Policymakers have been too quick to open up the country’s capital account, and too slow to reform the currency market.

“That’s a lesson that needs to be learnt,” said Guan, now a senior research fellow at China Finance 40 Forum, a Beijing-based think tank whose members include PBOC deputy governors Yi Gang and Pan Gongsheng. “But at the very least, the two processes should generally match each other. They are like two wheels in a car — if one is going too fast and the other too slow, the vehicle will be overturned easily.”

The authorities may widen the yuan’s trading band as part of this process, he said.

Chinese banks sold a net 48.3 billion yuan (Dh3.2 billion, $7 billion) of foreign currency for their clients last month, the least in seven months, according to SAFE data released Thursday. Outflow pressures eased significantly last quarter as expectations for a weaker yuan waned, Wang Chunying, a spokeswoman for the regulator, told reporters in Beijing. China won’t return to the “old path” when it comes to capital controls, she said. The yuan has climbed 0.9 per cent so far this year, following its worst annual decline in more than two decades in 2016.

FX veteran

China’s foreign-exchange reforms hit a speed bump last year, as the uptick in outflows and a strong dollar spurred policymakers to tap foreign reserves and tighten capital controls to arrest declines in the yuan.
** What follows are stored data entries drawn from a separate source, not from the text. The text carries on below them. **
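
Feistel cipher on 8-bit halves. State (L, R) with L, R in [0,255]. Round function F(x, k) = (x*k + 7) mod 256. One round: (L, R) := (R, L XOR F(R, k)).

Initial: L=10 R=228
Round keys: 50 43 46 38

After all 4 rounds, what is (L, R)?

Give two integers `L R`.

Answer: 246 49

Derivation:
Round 1 (k=50): L=228 R=133
Round 2 (k=43): L=133 R=186
Round 3 (k=46): L=186 R=246
Round 4 (k=38): L=246 R=49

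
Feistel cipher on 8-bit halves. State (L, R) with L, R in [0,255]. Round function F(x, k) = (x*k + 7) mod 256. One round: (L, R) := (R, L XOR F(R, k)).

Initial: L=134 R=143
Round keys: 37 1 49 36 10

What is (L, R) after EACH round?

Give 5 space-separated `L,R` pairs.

Round 1 (k=37): L=143 R=52
Round 2 (k=1): L=52 R=180
Round 3 (k=49): L=180 R=79
Round 4 (k=36): L=79 R=151
Round 5 (k=10): L=151 R=162

Answer: 143,52 52,180 180,79 79,151 151,162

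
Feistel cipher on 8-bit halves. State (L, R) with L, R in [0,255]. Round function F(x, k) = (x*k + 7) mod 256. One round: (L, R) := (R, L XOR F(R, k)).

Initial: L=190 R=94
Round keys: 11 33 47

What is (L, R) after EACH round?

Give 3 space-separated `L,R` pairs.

Round 1 (k=11): L=94 R=175
Round 2 (k=33): L=175 R=200
Round 3 (k=47): L=200 R=16

Answer: 94,175 175,200 200,16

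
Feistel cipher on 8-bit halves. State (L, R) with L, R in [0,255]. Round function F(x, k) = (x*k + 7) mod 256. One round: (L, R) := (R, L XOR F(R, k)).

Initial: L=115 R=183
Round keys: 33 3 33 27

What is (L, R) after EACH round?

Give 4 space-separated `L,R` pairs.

Round 1 (k=33): L=183 R=237
Round 2 (k=3): L=237 R=121
Round 3 (k=33): L=121 R=77
Round 4 (k=27): L=77 R=95

Answer: 183,237 237,121 121,77 77,95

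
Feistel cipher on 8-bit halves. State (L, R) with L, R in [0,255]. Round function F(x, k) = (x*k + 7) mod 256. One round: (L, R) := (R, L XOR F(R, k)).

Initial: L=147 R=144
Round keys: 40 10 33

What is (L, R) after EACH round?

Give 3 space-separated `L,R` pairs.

Answer: 144,20 20,95 95,82

Derivation:
Round 1 (k=40): L=144 R=20
Round 2 (k=10): L=20 R=95
Round 3 (k=33): L=95 R=82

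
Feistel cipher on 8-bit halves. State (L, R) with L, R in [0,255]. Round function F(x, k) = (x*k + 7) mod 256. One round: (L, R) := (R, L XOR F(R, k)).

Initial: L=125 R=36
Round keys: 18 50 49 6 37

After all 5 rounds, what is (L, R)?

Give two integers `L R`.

Round 1 (k=18): L=36 R=242
Round 2 (k=50): L=242 R=111
Round 3 (k=49): L=111 R=180
Round 4 (k=6): L=180 R=80
Round 5 (k=37): L=80 R=35

Answer: 80 35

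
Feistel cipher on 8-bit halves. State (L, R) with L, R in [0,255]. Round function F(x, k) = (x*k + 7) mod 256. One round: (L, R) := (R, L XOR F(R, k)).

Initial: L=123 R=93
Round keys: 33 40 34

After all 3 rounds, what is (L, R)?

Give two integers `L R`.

Answer: 130 52

Derivation:
Round 1 (k=33): L=93 R=127
Round 2 (k=40): L=127 R=130
Round 3 (k=34): L=130 R=52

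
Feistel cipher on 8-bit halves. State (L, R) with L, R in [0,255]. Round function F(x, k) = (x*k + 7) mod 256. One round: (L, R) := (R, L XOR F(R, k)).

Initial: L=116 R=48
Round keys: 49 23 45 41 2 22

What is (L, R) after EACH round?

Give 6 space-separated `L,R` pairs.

Round 1 (k=49): L=48 R=67
Round 2 (k=23): L=67 R=60
Round 3 (k=45): L=60 R=208
Round 4 (k=41): L=208 R=107
Round 5 (k=2): L=107 R=13
Round 6 (k=22): L=13 R=78

Answer: 48,67 67,60 60,208 208,107 107,13 13,78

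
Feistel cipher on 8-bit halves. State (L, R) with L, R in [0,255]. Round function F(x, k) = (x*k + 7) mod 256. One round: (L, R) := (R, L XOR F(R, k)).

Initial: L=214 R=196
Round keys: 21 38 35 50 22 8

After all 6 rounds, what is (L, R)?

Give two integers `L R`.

Round 1 (k=21): L=196 R=205
Round 2 (k=38): L=205 R=177
Round 3 (k=35): L=177 R=247
Round 4 (k=50): L=247 R=244
Round 5 (k=22): L=244 R=8
Round 6 (k=8): L=8 R=179

Answer: 8 179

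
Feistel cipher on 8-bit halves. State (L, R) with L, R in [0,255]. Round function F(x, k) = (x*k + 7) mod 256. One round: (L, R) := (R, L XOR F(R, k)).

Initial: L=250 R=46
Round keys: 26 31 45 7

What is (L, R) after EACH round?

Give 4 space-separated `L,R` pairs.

Answer: 46,73 73,240 240,126 126,137

Derivation:
Round 1 (k=26): L=46 R=73
Round 2 (k=31): L=73 R=240
Round 3 (k=45): L=240 R=126
Round 4 (k=7): L=126 R=137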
The greenback’s retreat and signs China’s economy is on a stronger footing have helped the currency stabilise in 2017. Officials eased some of the curbs last week, freeing up banks’ ability to process outbound yuan payments for their clients.

Guan worked for SAFE during some of the most important periods in China’s currency-market evolution — from the abolition of the official exchange rate controls in 1994, to the lifting of the dollar peg in 2005 and the yuan’s re-peg to the greenback amid the global financial crisis.